Tencent just added another portfolio member to its expanding global gaming empire to up its game in mobile casual plays.
Voodoo, the French company that has amassed 300 million monthly active users from its suite of mobile games, announced Monday that Tencent has become a minority shareholder in its business valued at $1.4 billion.
The company did not disclose the funding amount, but Tencent has made offerings of all sizes, from big checks that bought it full control in studios like Riot Games to smaller deals in return for minority stakes in the likes of Epic Games.
Bloomberg reported in May that the French games company began to look for a potential stakeholder in a deal that could value the company at more than $1.6 billion. Goldman Sachs became Voodoo’s minority shareholder in 2018, and sources from Reuters put the funding amount at about $200 million.

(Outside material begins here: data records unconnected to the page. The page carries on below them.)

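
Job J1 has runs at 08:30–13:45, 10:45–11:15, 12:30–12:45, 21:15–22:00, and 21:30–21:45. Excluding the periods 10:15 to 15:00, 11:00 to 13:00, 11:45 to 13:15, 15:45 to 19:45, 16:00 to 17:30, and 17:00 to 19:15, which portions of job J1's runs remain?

Merge the first list: 08:30–13:45, 21:15–22:00.
Merge the second list: 10:15–15:00, 15:45–19:45.
08:30–13:45 \ B = 08:30–10:15.
21:15–22:00: nothing removed.

08:30–10:15, 21:15–22:00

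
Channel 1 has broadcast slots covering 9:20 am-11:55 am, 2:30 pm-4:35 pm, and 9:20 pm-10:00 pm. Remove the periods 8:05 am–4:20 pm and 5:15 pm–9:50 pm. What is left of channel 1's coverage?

9:20 am–11:55 am lies entirely inside B → drops out.
2:30 pm–4:35 pm with B removed leaves 4:20 pm–4:35 pm.
9:20 pm–10:00 pm with B removed leaves 9:50 pm–10:00 pm.

4:20 pm–4:35 pm, 9:50 pm–10:00 pm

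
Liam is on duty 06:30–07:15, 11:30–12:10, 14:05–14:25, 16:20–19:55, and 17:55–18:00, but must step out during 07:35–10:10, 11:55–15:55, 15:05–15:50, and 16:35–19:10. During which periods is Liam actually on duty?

06:30-07:15, 11:30-11:55, 16:20-16:35, 19:10-19:55

A, merged: 06:30-07:15, 11:30-12:10, 14:05-14:25, 16:20-19:55.
B, merged: 07:35-10:10, 11:55-15:55, 16:35-19:10.
06:30-07:15: no B overlap → unchanged.
11:30-12:10 minus B → 11:30-11:55.
14:05-14:25: fully covered by B → removed.
16:20-19:55 minus B → 16:20-16:35, 19:10-19:55.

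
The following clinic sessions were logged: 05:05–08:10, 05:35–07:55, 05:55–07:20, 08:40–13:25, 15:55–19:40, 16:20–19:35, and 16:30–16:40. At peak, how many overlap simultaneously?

3

At 05:55, 3 of the intervals are simultaneously active.
No point has more.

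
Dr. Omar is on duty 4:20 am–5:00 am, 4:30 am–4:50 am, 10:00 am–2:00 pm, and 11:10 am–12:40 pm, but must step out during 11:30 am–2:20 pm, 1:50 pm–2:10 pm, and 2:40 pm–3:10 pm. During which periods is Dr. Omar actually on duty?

4:20 am-5:00 am, 10:00 am-11:30 am

A, merged: 4:20 am-5:00 am, 10:00 am-2:00 pm.
B, merged: 11:30 am-2:20 pm, 2:40 pm-3:10 pm.
4:20 am-5:00 am: nothing removed.
10:00 am-2:00 pm \ B = 10:00 am-11:30 am.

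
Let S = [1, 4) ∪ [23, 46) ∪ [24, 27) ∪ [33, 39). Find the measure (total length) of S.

Merged: [1, 4), [23, 46).
Lengths: 3 + 23 = 26.

26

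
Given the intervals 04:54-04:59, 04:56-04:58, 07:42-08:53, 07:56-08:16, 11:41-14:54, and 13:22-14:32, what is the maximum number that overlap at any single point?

2

At 04:56, 2 of the intervals are simultaneously active.
No point has more.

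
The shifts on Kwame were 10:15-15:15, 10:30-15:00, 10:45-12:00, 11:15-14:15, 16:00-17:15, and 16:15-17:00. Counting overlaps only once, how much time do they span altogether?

Merged: 10:15-15:15, 16:00-17:15.
Lengths: 5 h + 1 h 15 min = 6 h 15 min.

6 h 15 min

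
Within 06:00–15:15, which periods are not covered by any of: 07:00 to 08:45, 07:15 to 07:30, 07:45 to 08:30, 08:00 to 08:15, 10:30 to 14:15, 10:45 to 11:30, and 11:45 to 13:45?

06:00–07:00, 08:45–10:30, 14:15–15:15

After merging, the occupied span is 07:00–08:45, 10:30–14:15.
Complement within 06:00–15:15: 06:00–07:00, 08:45–10:30, 14:15–15:15.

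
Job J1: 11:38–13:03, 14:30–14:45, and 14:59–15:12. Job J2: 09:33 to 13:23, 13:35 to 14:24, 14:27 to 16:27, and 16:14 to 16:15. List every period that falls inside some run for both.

11:38-13:03, 14:30-14:45, 14:59-15:12

B, merged: 09:33-13:23, 13:35-14:24, 14:27-16:27.
11:38-13:03 meets the second set on 11:38-13:03.
14:30-14:45 meets the second set on 14:30-14:45.
14:59-15:12 meets the second set on 14:59-15:12.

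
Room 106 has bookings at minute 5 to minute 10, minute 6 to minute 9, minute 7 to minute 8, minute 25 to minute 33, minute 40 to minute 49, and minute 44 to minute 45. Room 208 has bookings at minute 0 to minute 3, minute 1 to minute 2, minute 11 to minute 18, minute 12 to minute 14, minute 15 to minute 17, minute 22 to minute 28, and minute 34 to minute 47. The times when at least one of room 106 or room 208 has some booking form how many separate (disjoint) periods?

First set merges to minute 5 to minute 10, minute 25 to minute 33, minute 40 to minute 49.
Second set merges to minute 0 to minute 3, minute 11 to minute 18, minute 22 to minute 28, minute 34 to minute 47.
A ∪ B = minute 0 to minute 3, minute 5 to minute 10, minute 11 to minute 18, minute 22 to minute 33, minute 34 to minute 49.
That is 5 disjoint pieces.

5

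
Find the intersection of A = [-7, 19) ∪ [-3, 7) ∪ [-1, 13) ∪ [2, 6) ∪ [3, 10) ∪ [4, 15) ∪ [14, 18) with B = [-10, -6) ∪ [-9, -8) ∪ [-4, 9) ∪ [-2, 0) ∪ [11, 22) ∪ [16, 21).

[-7, -6) ∪ [-4, 9) ∪ [11, 19)

Merge the first list: [-7, 19).
Merge the second list: [-10, -6), [-4, 9), [11, 22).
[-7, 19) meets the second set on [-7, -6), [-4, 9), [11, 19).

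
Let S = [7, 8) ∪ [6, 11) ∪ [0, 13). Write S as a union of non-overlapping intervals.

Sort by start: [0, 13), [6, 11), [7, 8).
[6, 11) overlaps/touches [0, 13) → extend to [0, 13).
[7, 8) overlaps/touches [0, 13) → extend to [0, 13).

[0, 13)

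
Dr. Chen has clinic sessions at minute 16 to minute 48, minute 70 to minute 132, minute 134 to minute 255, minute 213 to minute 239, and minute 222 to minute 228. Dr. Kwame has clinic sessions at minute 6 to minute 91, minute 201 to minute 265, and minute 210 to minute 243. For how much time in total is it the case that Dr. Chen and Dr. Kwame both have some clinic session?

First set merges to minute 16 to minute 48, minute 70 to minute 132, minute 134 to minute 255.
Second set merges to minute 6 to minute 91, minute 201 to minute 265.
A ∩ B = minute 16 to minute 48, minute 70 to minute 91, minute 201 to minute 255.
Total: 32 minutes + 21 minutes + 54 minutes = 107 minutes.

107 minutes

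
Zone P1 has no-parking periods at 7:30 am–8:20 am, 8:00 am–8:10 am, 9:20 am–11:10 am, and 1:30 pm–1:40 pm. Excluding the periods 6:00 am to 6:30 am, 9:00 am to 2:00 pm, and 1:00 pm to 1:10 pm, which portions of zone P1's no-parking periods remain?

First set merges to 7:30 am–8:20 am, 9:20 am–11:10 am, 1:30 pm–1:40 pm.
Second set merges to 6:00 am–6:30 am, 9:00 am–2:00 pm.
7:30 am–8:20 am: no B overlap → unchanged.
9:20 am–11:10 am: fully covered by B → removed.
1:30 pm–1:40 pm: fully covered by B → removed.

7:30 am–8:20 am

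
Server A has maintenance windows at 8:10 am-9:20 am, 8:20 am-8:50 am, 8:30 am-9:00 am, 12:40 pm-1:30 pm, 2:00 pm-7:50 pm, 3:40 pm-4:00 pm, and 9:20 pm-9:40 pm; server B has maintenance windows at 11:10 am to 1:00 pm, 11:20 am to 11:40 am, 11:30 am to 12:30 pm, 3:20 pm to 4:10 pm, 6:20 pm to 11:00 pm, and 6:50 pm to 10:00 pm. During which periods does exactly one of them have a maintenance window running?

A, merged: 8:10 am–9:20 am, 12:40 pm–1:30 pm, 2:00 pm–7:50 pm, 9:20 pm–9:40 pm.
B, merged: 11:10 am–1:00 pm, 3:20 pm–4:10 pm, 6:20 pm–11:00 pm.
Only in the first: 8:10 am–9:20 am, 1:00 pm–1:30 pm, 2:00 pm–3:20 pm, 4:10 pm–6:20 pm.
Only in the second: 11:10 am–12:40 pm, 7:50 pm–9:20 pm, 9:40 pm–11:00 pm.
Together these are the periods covered by exactly one.

8:10 am–9:20 am, 11:10 am–12:40 pm, 1:00 pm–1:30 pm, 2:00 pm–3:20 pm, 4:10 pm–6:20 pm, 7:50 pm–9:20 pm, 9:40 pm–11:00 pm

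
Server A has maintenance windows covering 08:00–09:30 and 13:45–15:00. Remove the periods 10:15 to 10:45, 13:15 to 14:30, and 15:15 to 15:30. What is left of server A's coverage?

08:00-09:30: nothing removed.
13:45-15:00 \ B = 14:30-15:00.

08:00-09:30, 14:30-15:00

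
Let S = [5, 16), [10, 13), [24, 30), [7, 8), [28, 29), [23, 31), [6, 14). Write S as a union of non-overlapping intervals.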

The seven-year-old startup was co-founded by its current CEO Alexandre Yazdi and Laurent Ritter. Yazdi will remain the largest shareholder and together with the management will retain control of the group, according to the company.
Voodoo has emerged as one of the world’s biggest publishers of “hyper-casual games,” titles that are built quickly, serve a single purpose and don’t obsess over the “glitz and glam” of design, as we wrote before.
Gateway to APAC
For Voodoo, the Tencent deal is clearly a gateway into the massive Asia Pacific gaming market. The partnership can further extend its two-pronged business of distributing its own games and third-party titles to the region, Yazdi told TechCrunch over a phone call.
“We can improve the way we distribute on Android [in the region] and also use local influencers to create virality on our games,” he added. “APAC is 50% of the overall gaming industry, so we really think there is a huge opportunity to grow.”
China is already a key market for Voodoo, which generated €360 million ($428 million) in revenue last year. The company has racked up a total of 3.7 billion downloads on iOS and Android so far, with 25% of its installs coming from APAC. China contributes 7.5% of downloads, all of which are currently on iOS, and the Tencent tie-up can certainly give Voodoo insight into the esoteric publishing world of China’s third-party Android stores.
For Tencent, Voodoo’s reservoir of mini games is an ideal match to WeChat messenger, which itself runs a platform for light and simple games that can reach over 1 billion users.
The other benefit of teaming up with Voodoo, as games analyst Daniel Ahmad pointed out, is that its ad-driven model means it has fewer regulatory hoops to jump in China compared to publishers monetizing through in-app purchases, which require a government license.
Voodoo operates through a team of 250 staff, with two-thirds in France and the rest spread across the U.K., Turkey, Japan, Singapore and other countries, with plans to open a China office down the road.